The country now has 3,029 reported fatalities due to COVID-19.
The surge in infections comes a day after the federal government extended a nationwide lockdown to May 31 but eased some restrictions to restore economic activity and gave states more control in deciding the nature of the lockdown.
Authorities are largely attributing the recent surge in infections to the return of hundreds of thousands of migrant workers to India’s villages, which have weaker health infrastructure.
India had eased its lockdown rules on May 4 and even allowed migrant workers to travel back to their homes, a decision that has resulted in millions of people being on the move for the last two weeks.
All domestic and international passenger flights remain prohibited in the country. Metro services, schools, colleges, hotels and restaurants also remain shuttered nationwide.

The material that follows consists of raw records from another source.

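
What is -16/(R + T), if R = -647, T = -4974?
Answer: 16/5621 ≈ 0.0028465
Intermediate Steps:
-16/(R + T) = -16/(-647 - 4974) = -16/(-5621) = -1/5621*(-16) = 16/5621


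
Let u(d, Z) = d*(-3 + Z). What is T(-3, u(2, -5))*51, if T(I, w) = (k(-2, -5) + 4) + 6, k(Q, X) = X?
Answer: 255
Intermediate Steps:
T(I, w) = 5 (T(I, w) = (-5 + 4) + 6 = -1 + 6 = 5)
T(-3, u(2, -5))*51 = 5*51 = 255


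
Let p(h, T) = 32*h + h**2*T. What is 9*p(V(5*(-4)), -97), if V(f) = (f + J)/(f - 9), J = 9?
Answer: -13761/841 ≈ -16.363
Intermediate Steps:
V(f) = (9 + f)/(-9 + f) (V(f) = (f + 9)/(f - 9) = (9 + f)/(-9 + f))
p(h, T) = 32*h + T*h**2
9*p(V(5*(-4)), -97) = 9*(((9 + 5*(-4))/(-9 + 5*(-4)))*(32 - 97*(9 + 5*(-4))/(-9 + 5*(-4)))) = 9*(((9 - 20)/(-9 - 20))*(32 - 97*(9 - 20)/(-9 - 20))) = 9*((-11/(-29))*(32 - 97*(-11)/(-29))) = 9*((-1/29*(-11))*(32 - (-97)*(-11)/29)) = 9*(11*(32 - 97*11/29)/29) = 9*(11*(32 - 1067/29)/29) = 9*((11/29)*(-139/29)) = 9*(-1529/841) = -13761/841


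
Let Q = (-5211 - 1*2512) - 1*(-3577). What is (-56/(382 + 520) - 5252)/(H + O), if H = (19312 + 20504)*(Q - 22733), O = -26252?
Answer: 592170/120669618179 ≈ 4.9074e-6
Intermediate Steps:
Q = -4146 (Q = (-5211 - 2512) + 3577 = -7723 + 3577 = -4146)
H = -1070214264 (H = (19312 + 20504)*(-4146 - 22733) = 39816*(-26879) = -1070214264)
(-56/(382 + 520) - 5252)/(H + O) = (-56/(382 + 520) - 5252)/(-1070214264 - 26252) = (-56/902 - 5252)/(-1070240516) = (-56*1/902 - 5252)*(-1/1070240516) = (-28/451 - 5252)*(-1/1070240516) = -2368680/451*(-1/1070240516) = 592170/120669618179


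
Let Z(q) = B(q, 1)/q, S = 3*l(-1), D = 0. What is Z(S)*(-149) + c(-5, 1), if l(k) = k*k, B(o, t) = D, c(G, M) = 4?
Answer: 4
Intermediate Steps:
B(o, t) = 0
l(k) = k²
S = 3 (S = 3*(-1)² = 3*1 = 3)
Z(q) = 0 (Z(q) = 0/q = 0)
Z(S)*(-149) + c(-5, 1) = 0*(-149) + 4 = 0 + 4 = 4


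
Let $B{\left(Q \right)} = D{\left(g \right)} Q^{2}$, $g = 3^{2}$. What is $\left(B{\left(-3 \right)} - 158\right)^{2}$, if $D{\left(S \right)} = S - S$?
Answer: $24964$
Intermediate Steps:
$g = 9$
$D{\left(S \right)} = 0$
$B{\left(Q \right)} = 0$ ($B{\left(Q \right)} = 0 Q^{2} = 0$)
$\left(B{\left(-3 \right)} - 158\right)^{2} = \left(0 - 158\right)^{2} = \left(-158\right)^{2} = 24964$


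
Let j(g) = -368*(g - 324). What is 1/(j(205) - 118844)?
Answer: -1/75052 ≈ -1.3324e-5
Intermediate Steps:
j(g) = 119232 - 368*g (j(g) = -368*(-324 + g) = 119232 - 368*g)
1/(j(205) - 118844) = 1/((119232 - 368*205) - 118844) = 1/((119232 - 75440) - 118844) = 1/(43792 - 118844) = 1/(-75052) = -1/75052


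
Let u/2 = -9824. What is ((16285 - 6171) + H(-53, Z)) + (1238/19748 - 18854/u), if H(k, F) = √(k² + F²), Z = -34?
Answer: 490589585659/48501088 + √3965 ≈ 10178.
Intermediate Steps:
u = -19648 (u = 2*(-9824) = -19648)
H(k, F) = √(F² + k²)
((16285 - 6171) + H(-53, Z)) + (1238/19748 - 18854/u) = ((16285 - 6171) + √((-34)² + (-53)²)) + (1238/19748 - 18854/(-19648)) = (10114 + √(1156 + 2809)) + (1238*(1/19748) - 18854*(-1/19648)) = (10114 + √3965) + (619/9874 + 9427/9824) = (10114 + √3965) + 49581627/48501088 = 490589585659/48501088 + √3965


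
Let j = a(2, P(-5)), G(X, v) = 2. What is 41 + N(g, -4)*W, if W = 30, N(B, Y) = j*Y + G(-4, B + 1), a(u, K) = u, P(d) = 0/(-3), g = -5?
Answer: -139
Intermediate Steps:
P(d) = 0 (P(d) = 0*(-⅓) = 0)
j = 2
N(B, Y) = 2 + 2*Y (N(B, Y) = 2*Y + 2 = 2 + 2*Y)
41 + N(g, -4)*W = 41 + (2 + 2*(-4))*30 = 41 + (2 - 8)*30 = 41 - 6*30 = 41 - 180 = -139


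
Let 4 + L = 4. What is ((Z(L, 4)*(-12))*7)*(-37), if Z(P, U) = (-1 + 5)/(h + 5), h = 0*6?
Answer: 12432/5 ≈ 2486.4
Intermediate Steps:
h = 0
L = 0 (L = -4 + 4 = 0)
Z(P, U) = 4/5 (Z(P, U) = (-1 + 5)/(0 + 5) = 4/5)
((Z(L, 4)*(-12))*7)*(-37) = (((4/5)*(-12))*7)*(-37) = -48/5*7*(-37) = -336/5*(-37) = 12432/5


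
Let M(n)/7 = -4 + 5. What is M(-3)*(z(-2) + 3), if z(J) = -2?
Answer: 7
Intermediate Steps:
M(n) = 7 (M(n) = 7*(-4 + 5) = 7*1 = 7)
M(-3)*(z(-2) + 3) = 7*(-2 + 3) = 7*1 = 7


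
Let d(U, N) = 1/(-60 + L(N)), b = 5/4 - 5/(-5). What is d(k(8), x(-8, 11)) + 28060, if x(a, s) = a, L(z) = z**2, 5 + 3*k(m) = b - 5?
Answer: 112241/4 ≈ 28060.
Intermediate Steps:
b = 9/4 (b = 5*(1/4) - 5*(-1/5) = 5/4 + 1 = 9/4 ≈ 2.2500)
k(m) = -31/12 (k(m) = -5/3 + (9/4 - 5)/3 = -5/3 + (1/3)*(-11/4) = -5/3 - 11/12 = -31/12)
d(U, N) = 1/(-60 + N**2)
d(k(8), x(-8, 11)) + 28060 = 1/(-60 + (-8)**2) + 28060 = 1/(-60 + 64) + 28060 = 1/4 + 28060 = 112241/4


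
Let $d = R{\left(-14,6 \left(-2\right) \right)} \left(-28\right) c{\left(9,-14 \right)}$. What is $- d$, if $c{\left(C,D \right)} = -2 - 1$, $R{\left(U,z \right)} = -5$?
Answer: $420$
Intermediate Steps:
$c{\left(C,D \right)} = -3$
$d = -420$ ($d = \left(-5\right) \left(-28\right) \left(-3\right) = 140 \left(-3\right) = -420$)
$- d = \left(-1\right) \left(-420\right) = 420$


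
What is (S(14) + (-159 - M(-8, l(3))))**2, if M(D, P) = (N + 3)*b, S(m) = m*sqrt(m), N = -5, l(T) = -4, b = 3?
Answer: 26153 - 4284*sqrt(14) ≈ 10124.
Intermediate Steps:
S(m) = m**(3/2)
M(D, P) = -6 (M(D, P) = (-5 + 3)*3 = -2*3 = -6)
(S(14) + (-159 - M(-8, l(3))))**2 = (14**(3/2) + (-159 - 1*(-6)))**2 = (14*sqrt(14) + (-159 + 6))**2 = (14*sqrt(14) - 153)**2 = (-153 + 14*sqrt(14))**2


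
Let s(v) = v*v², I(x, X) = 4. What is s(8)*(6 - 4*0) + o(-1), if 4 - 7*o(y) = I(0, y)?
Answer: 3072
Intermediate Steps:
o(y) = 0 (o(y) = 4/7 - ⅐*4 = 4/7 - 4/7 = 0)
s(v) = v³
s(8)*(6 - 4*0) + o(-1) = 8³*(6 - 4*0) + 0 = 512*(6 + 0) + 0 = 512*6 + 0 = 3072 + 0 = 3072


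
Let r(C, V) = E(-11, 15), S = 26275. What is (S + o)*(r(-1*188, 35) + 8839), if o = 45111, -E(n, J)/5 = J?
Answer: 625626904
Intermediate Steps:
E(n, J) = -5*J
r(C, V) = -75 (r(C, V) = -5*15 = -75)
(S + o)*(r(-1*188, 35) + 8839) = (26275 + 45111)*(-75 + 8839) = 71386*8764 = 625626904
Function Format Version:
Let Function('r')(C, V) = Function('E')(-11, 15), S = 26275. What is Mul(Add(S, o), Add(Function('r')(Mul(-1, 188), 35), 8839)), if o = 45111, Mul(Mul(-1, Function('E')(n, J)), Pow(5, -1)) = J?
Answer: 625626904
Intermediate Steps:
Function('E')(n, J) = Mul(-5, J)
Function('r')(C, V) = -75 (Function('r')(C, V) = Mul(-5, 15) = -75)
Mul(Add(S, o), Add(Function('r')(Mul(-1, 188), 35), 8839)) = Mul(Add(26275, 45111), Add(-75, 8839)) = Mul(71386, 8764) = 625626904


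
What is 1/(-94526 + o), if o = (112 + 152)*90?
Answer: -1/70766 ≈ -1.4131e-5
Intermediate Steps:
o = 23760 (o = 264*90 = 23760)
1/(-94526 + o) = 1/(-94526 + 23760) = 1/(-70766) = -1/70766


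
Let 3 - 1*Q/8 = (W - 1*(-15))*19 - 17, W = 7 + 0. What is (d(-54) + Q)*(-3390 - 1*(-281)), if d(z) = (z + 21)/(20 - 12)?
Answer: 79295045/8 ≈ 9.9119e+6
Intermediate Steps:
W = 7
d(z) = 21/8 + z/8 (d(z) = (21 + z)/8 = (21 + z)*(1/8) = 21/8 + z/8)
Q = -3184 (Q = 24 - 8*((7 - 1*(-15))*19 - 17) = 24 - 8*((7 + 15)*19 - 17) = 24 - 8*(22*19 - 17) = 24 - 8*(418 - 17) = 24 - 8*401 = 24 - 3208 = -3184)
(d(-54) + Q)*(-3390 - 1*(-281)) = ((21/8 + (1/8)*(-54)) - 3184)*(-3390 - 1*(-281)) = ((21/8 - 27/4) - 3184)*(-3390 + 281) = (-33/8 - 3184)*(-3109) = -25505/8*(-3109) = 79295045/8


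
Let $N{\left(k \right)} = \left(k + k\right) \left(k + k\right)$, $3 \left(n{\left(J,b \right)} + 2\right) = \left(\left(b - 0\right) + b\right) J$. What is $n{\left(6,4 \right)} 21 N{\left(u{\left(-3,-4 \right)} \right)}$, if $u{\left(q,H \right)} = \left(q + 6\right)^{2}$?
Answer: $95256$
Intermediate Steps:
$n{\left(J,b \right)} = -2 + \frac{2 J b}{3}$ ($n{\left(J,b \right)} = -2 + \frac{\left(\left(b - 0\right) + b\right) J}{3} = -2 + \frac{\left(\left(b + 0\right) + b\right) J}{3} = -2 + \frac{\left(b + b\right) J}{3} = -2 + \frac{2 b J}{3} = -2 + \frac{2 J b}{3}$)
$u{\left(q,H \right)} = \left(6 + q\right)^{2}$
$N{\left(k \right)} = 4 k^{2}$ ($N{\left(k \right)} = 2 k 2 k = 4 k^{2}$)
$n{\left(6,4 \right)} 21 N{\left(u{\left(-3,-4 \right)} \right)} = \left(-2 + \frac{2}{3} \cdot 6 \cdot 4\right) 21 \cdot 4 \left(\left(6 - 3\right)^{2}\right)^{2} = \left(-2 + 16\right) 21 \cdot 4 \left(3^{2}\right)^{2} = 14 \cdot 21 \cdot 4 \cdot 9^{2} = 294 \cdot 4 \cdot 81 = 294 \cdot 324 = 95256$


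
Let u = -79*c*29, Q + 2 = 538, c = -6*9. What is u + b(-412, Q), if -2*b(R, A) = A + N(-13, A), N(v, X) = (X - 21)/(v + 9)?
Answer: 988083/8 ≈ 1.2351e+5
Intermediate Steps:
c = -54
Q = 536 (Q = -2 + 538 = 536)
N(v, X) = (-21 + X)/(9 + v)
u = 123714 (u = -79*(-54)*29 = 4266*29 = 123714)
b(R, A) = -21/8 - 3*A/8 (b(R, A) = -(A + (-21 + A)/(9 - 13))/2 = -(A + (-21 + A)/(-4))/2 = -(A - (-21 + A)/4)/2 = -(A + (21/4 - A/4))/2 = -(21/4 + 3*A/4)/2 = -21/8 - 3*A/8)
u + b(-412, Q) = 123714 + (-21/8 - 3/8*536) = 123714 + (-21/8 - 201) = 123714 - 1629/8 = 988083/8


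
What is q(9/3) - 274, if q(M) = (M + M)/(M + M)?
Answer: -273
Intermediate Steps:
q(M) = 1 (q(M) = (2*M)/((2*M)) = (2*M)*(1/(2*M)) = 1)
q(9/3) - 274 = 1 - 274 = -273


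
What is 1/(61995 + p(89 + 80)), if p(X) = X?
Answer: 1/62164 ≈ 1.6086e-5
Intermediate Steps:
1/(61995 + p(89 + 80)) = 1/(61995 + (89 + 80)) = 1/(61995 + 169) = 1/62164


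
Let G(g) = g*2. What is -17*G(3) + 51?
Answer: -51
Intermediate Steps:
G(g) = 2*g
-17*G(3) + 51 = -34*3 + 51 = -17*6 + 51 = -102 + 51 = -51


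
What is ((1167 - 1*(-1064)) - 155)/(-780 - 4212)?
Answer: -173/416 ≈ -0.41587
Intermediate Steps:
((1167 - 1*(-1064)) - 155)/(-780 - 4212) = ((1167 + 1064) - 155)/(-4992) = (2231 - 155)*(-1/4992) = 2076*(-1/4992) = -173/416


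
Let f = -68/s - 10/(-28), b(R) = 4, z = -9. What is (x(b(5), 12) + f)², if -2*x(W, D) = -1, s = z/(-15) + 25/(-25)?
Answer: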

Most of the infections reported in India are from its major cities. Mumbai, the financial capital and home to Bollywood, alone has registered almost 20% of the total cases.
Sadly…just the beginning. In a country of 1.35 billion, what can anyone expect!
I really dislike this reporting style, which I have seen lately on Texas as well. Not just TPM, but lots of outlets. India had 5,050 cases on Saturday the 17th. Calling 5,242 cases a “surge” or a “spike” is just journalistic hyperbole, which is fine for sports, but not for pandemics.
The daily rate for India (and Texas) has been headed upwards every day for weeks now. “Its biggest single-day surge” has been happening most days, and will continue happening most days going forward, until they peak and the rate starts slowing down. It’s what happened in New York for weeks till it peaked. Finding some special explanation for the latest “surge” is color commentary, not real journalism.